I do think I took a couple of bad raps in the 9.5, but I can take it. However, Spring training can't end fast enough. Then I will have some good data and time to make some genuine, reasoned, thoughful comments regarding how the Sox will do this year. And of course I will do this by the end of the first week of April and will change every day thereafter.
2 comments:
Do you think it is also ironic that the most stacked team you coached was the team you won your only championship with (2005)? Also, maybe it was because Kevin was a lousy baseball player? And your other son was better? These teams you note are only Kevin's teams as far as I know. I don't know much about the situation, but it could be a possibility.
Good guess, but the real secret to the success of my younger brother Corey's teams goes beyond coaching - it has more to do with a scandal that could rock the Lynnfield Little League to its core.

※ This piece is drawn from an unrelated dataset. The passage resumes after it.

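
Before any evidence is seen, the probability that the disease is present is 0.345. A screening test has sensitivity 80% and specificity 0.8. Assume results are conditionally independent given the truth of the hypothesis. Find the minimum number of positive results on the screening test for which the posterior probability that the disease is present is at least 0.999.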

Let's take a look at who the umpires were that season. There were four umpires that probably worked about 80% of that season's games; the three Geary brothers and myself. In the interest of fairness, I only umpired my father's games when it was absolutely necessary. The only problem was that the Gearys were more slanted to the Condardo clubs than I would have been. Remember, Tom in Boston coached Mike Geary in two sports, and I was working all the other games with Tom and Dave. The fix was in, and no one ever knew. You can read all about it in my tell-all expose now in the final stages of editing.